The advocacy center would allow children the opportunity to only sit through one interview, which helped them and prosecutors.
He sought private funds for the Will County Children’s Advocacy Center, or WCCAC, because referendums filled the election ballots at the time. So he approached Sister Coletta Hennessy, O.S.F., of Presence Saint Joseph Medical Center.
Glasgow said Saint Joseph gave a $45,000 grant, which the Illinois Department of Child and Family Services matched. Silver Cross Hospital President and CEO Paul Pawlak donated 3,000 square feet of space for the center.
Later on, Dr. Sangita Rangala of the Care Center at Edward Hospital started working with abused kids through the center and is continuing.
Glasgow reflected on the beginnings of the center at a 20th anniversary celebration Tuesday evening at the Rialto Square Theatre in Joliet, and honored Hennessy, Pawlak and Rangala for their contributions to the center.
Presence Saint Joseph Medical Center, Silver Cross Hospital and Edward Hospital were commended.
Glasgow also formally introduced new WCCAC Executive Director Lisa Las, and a new logo at the celebration.

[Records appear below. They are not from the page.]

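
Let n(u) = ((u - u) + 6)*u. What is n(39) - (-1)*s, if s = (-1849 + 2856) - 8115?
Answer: -6874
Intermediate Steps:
s = -7108 (s = 1007 - 8115 = -7108)
n(u) = 6*u (n(u) = (0 + 6)*u = 6*u)
n(39) - (-1)*s = 6*39 - (-1)*(-7108) = 234 - 1*7108 = 234 - 7108 = -6874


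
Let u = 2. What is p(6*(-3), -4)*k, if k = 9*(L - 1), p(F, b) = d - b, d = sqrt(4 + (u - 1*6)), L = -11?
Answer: -432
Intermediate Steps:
d = 0 (d = sqrt(4 + (2 - 1*6)) = sqrt(4 + (2 - 6)) = sqrt(4 - 4) = sqrt(0) = 0)
p(F, b) = -b (p(F, b) = 0 - b = -b)
k = -108 (k = 9*(-11 - 1) = 9*(-12) = -108)
p(6*(-3), -4)*k = -1*(-4)*(-108) = 4*(-108) = -432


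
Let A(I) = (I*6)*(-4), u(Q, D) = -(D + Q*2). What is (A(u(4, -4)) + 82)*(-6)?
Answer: -1068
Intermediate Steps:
u(Q, D) = -D - 2*Q (u(Q, D) = -(D + 2*Q) = -D - 2*Q)
A(I) = -24*I (A(I) = (6*I)*(-4) = -24*I)
(A(u(4, -4)) + 82)*(-6) = (-24*(-1*(-4) - 2*4) + 82)*(-6) = (-24*(4 - 8) + 82)*(-6) = (-24*(-4) + 82)*(-6) = (96 + 82)*(-6) = 178*(-6) = -1068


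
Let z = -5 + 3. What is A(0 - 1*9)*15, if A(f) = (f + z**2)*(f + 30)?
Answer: -1575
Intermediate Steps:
z = -2
A(f) = (4 + f)*(30 + f) (A(f) = (f + (-2)**2)*(f + 30) = (f + 4)*(30 + f) = (4 + f)*(30 + f))
A(0 - 1*9)*15 = (120 + (0 - 1*9)**2 + 34*(0 - 1*9))*15 = (120 + (0 - 9)**2 + 34*(0 - 9))*15 = (120 + (-9)**2 + 34*(-9))*15 = (120 + 81 - 306)*15 = -105*15 = -1575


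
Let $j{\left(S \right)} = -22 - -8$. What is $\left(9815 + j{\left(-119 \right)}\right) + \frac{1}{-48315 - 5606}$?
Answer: $\frac{528479720}{53921} \approx 9801.0$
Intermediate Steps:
$j{\left(S \right)} = -14$ ($j{\left(S \right)} = -22 + 8 = -14$)
$\left(9815 + j{\left(-119 \right)}\right) + \frac{1}{-48315 - 5606} = \left(9815 - 14\right) + \frac{1}{-48315 - 5606} = 9801 + \frac{1}{-53921} = 9801 - \frac{1}{53921} = \frac{528479720}{53921}$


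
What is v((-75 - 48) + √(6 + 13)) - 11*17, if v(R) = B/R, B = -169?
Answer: -2804783/15110 + 169*√19/15110 ≈ -185.58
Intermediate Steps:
v(R) = -169/R
v((-75 - 48) + √(6 + 13)) - 11*17 = -169/((-75 - 48) + √(6 + 13)) - 11*17 = -169/(-123 + √19) - 1*187 = -169/(-123 + √19) - 187 = -187 - 169/(-123 + √19)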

A crowd of about 150 people gathered in the Rialto lobby to celebrate the 20-year mark of the center, including local, county and state officials.
Glasgow presented Hennessy, Pawlak and Rangala with trophies of recognition.

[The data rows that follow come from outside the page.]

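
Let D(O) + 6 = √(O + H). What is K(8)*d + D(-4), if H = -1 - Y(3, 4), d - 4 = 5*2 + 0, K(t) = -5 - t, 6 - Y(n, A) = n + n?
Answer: -188 + I*√5 ≈ -188.0 + 2.2361*I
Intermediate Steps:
Y(n, A) = 6 - 2*n (Y(n, A) = 6 - (n + n) = 6 - 2*n)
d = 14 (d = 4 + (5*2 + 0) = 4 + (10 + 0) = 4 + 10 = 14)
H = -1 (H = -1 - (6 - 2*3) = -1 - (6 - 6) = -1 - 1*0 = -1 + 0 = -1)
D(O) = -6 + √(-1 + O) (D(O) = -6 + √(O - 1) = -6 + √(-1 + O))
K(8)*d + D(-4) = (-5 - 1*8)*14 + (-6 + √(-1 - 4)) = (-5 - 8)*14 + (-6 + √(-5)) = -13*14 + (-6 + I*√5) = -182 + (-6 + I*√5) = -188 + I*√5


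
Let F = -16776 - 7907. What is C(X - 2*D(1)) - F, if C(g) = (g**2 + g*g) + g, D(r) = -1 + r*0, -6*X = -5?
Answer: 222317/9 ≈ 24702.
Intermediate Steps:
X = 5/6 (X = -1/6*(-5) = 5/6 ≈ 0.83333)
D(r) = -1 (D(r) = -1 + 0 = -1)
C(g) = g + 2*g**2 (C(g) = (g**2 + g**2) + g = 2*g**2 + g = g + 2*g**2)
F = -24683
C(X - 2*D(1)) - F = (5/6 - 2*(-1))*(1 + 2*(5/6 - 2*(-1))) - 1*(-24683) = (5/6 + 2)*(1 + 2*(5/6 + 2)) + 24683 = 17*(1 + 2*(17/6))/6 + 24683 = 17*(1 + 17/3)/6 + 24683 = (17/6)*(20/3) + 24683 = 170/9 + 24683 = 222317/9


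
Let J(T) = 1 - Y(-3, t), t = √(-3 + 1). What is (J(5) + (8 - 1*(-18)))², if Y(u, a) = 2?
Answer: 625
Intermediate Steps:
t = I*√2 (t = √(-2) = I*√2 ≈ 1.4142*I)
J(T) = -1 (J(T) = 1 - 1*2 = 1 - 2 = -1)
(J(5) + (8 - 1*(-18)))² = (-1 + (8 - 1*(-18)))² = (-1 + (8 + 18))² = (-1 + 26)² = 25² = 625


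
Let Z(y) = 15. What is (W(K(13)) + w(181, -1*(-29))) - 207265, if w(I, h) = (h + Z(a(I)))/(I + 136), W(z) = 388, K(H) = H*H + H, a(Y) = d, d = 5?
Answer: -65579965/317 ≈ -2.0688e+5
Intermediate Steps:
a(Y) = 5
K(H) = H + H² (K(H) = H² + H = H + H²)
w(I, h) = (15 + h)/(136 + I) (w(I, h) = (h + 15)/(I + 136) = (15 + h)/(136 + I))
(W(K(13)) + w(181, -1*(-29))) - 207265 = (388 + (15 - 1*(-29))/(136 + 181)) - 207265 = (388 + (15 + 29)/317) - 207265 = (388 + (1/317)*44) - 207265 = (388 + 44/317) - 207265 = 123040/317 - 207265 = -65579965/317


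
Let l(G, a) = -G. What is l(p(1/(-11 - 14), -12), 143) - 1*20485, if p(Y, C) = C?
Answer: -20473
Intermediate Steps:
l(p(1/(-11 - 14), -12), 143) - 1*20485 = -1*(-12) - 1*20485 = 12 - 20485 = -20473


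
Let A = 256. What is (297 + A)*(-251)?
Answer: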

Glasgow said the center couldn’t have started without Hennessy and her work with social accountability and the community grant program at Saint Joseph.
“She had the foresight, the creativity, to realize this is something we had to move forward,” Glasgow said.
Hennessy said the recognition belongs to the hospital, its staff and the Franciscan Sisters of the Sacred Heart.
“We were very happy to do it because [Glasgow’s] philosophy and mission is the same as ours, to help the underserved,” Hennessy said.
Pawlak said the WCCAC does a great job and is an example of dedication and compassion for kids.
“In society today, you need this,” he said about the importance of the WCCAC. “Hospitals and our doctors can’t do everything.”
Rangala, who has been providing medical exams for children since 2002, is dedicated to the center, Glasgow said.
One of her biggest concerns was minimizing the trauma of the exam, Rangala said.
“What I learned very quickly was that it wasn’t a traumatic exam, it was very therapeutic for children,” she said, adding that it’s important to empower kids by giving them the choice of how involved the exam would be.
As Glasgow glimpsed into the journey of the WCCAC, he also welcomed new change.
He introduced Las as the new executive director, noting her experience leading Big Brothers Big Sisters of Will and Grundy Counties for 11 years.
“She took the agency from a ramshackle hut to a castle,” he said.
Glasgow and Las then unveiled a new logo for the WCCAC, highlighted by four multi-colored handprints.